Cristian Herrera

Personal information
- Full name: Cristian Ignacio Herrera Pérez
- Date of birth: 13 March 1991 (age 35)
- Place of birth: Las Palmas, Spain
- Height: 1.81 m (5 ft 11 in)
- Position: Striker

Team information
- Current team: Huesca

Youth career
- Las Palmas

Senior career*
- Years: Team / Apps / (Gls)
- 2010–2013: Las Palmas B / 83 / (39)
- 2013–2014: Elche B / 14 / (13)
- 2013–2015: Elche / 47 / (4)
- 2015–2016: Almería / 9 / (0)
- 2016–2017: Girona / 54 / (9)
- 2017–2021: Lugo / 154 / (31)
- 2021–2023: Ibiza / 71 / (20)
- 2023–2024: Las Palmas / 8 / (1)
- 2024–2026: Deportivo La Coruña / 39 / (2)
- 2026–: Huesca / 0 / (0)

= Cristian Herrera =

Spanish footballer

Cristian Ignacio Herrera Pérez (born 13 March 1991) is a Spanish professional footballer who plays as a striker for Primera Federación club Huesca.

==Club career==
Born in Las Palmas, Canary Islands, Herrera was a product of hometown club UD Las Palmas' youth system. He made senior debut with the reserves in the 2010–11 season, spending several years with the side in the lower leagues.
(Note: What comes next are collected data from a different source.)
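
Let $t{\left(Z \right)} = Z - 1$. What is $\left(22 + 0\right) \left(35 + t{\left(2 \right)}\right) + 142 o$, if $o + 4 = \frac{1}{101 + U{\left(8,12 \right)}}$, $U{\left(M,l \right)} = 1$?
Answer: $\frac{11495}{51} \approx 225.39$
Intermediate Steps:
$t{\left(Z \right)} = -1 + Z$
$o = - \frac{407}{102}$ ($o = -4 + \frac{1}{101 + 1} = -4 + \frac{1}{102} = - \frac{407}{102} \approx -3.9902$)
$\left(22 + 0\right) \left(35 + t{\left(2 \right)}\right) + 142 o = \left(22 + 0\right) \left(35 + \left(-1 + 2\right)\right) + 142 \left(- \frac{407}{102}\right) = 22 \left(35 + 1\right) - \frac{28897}{51} = 22 \cdot 36 - \frac{28897}{51} = 792 - \frac{28897}{51} = \frac{11495}{51}$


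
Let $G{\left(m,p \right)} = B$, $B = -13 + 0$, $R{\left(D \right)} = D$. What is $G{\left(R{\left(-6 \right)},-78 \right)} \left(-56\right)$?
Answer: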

On 9 July 2013, Herrera rejected a new deal and joined Elche CF Ilicitano in the Segunda División B. On 24 November he made his first-team – and La Liga – debut, playing the last 12 minutes and scoring the winner in a 2–1 home win against neighbouring Valencia CF. On 18 June of the following year, after appearing in 21 matches and netting three goals during the campaign, he renewed his link until 2019 and was definitely promoted to the main squad.

Herrera terminated his contract with the Valencians on 7 August 2015, and signed a one-year deal with UD Almería nine days later. On 1 February 2016, however, he severed his ties and moved to Girona FC also from Segunda División hours later.

On 14 July 2017, Herrera cut ties with the Catalans and agreed to a two-year contract at CD Lugo the same day. On 13 August 2021, he signed a two-year deal with second-division newcomers UD Ibiza.

On 22 June 2023, Herrera joined UD Las Palmas, newly-promoted to the top tier, on a one-year contract. In August 2024, he returned to division two on a one-year deal at Deportivo de La Coruña.

On 28 August 2026, the free agent Herrera moved to SD Huesca, recently relegated to Primera Federación.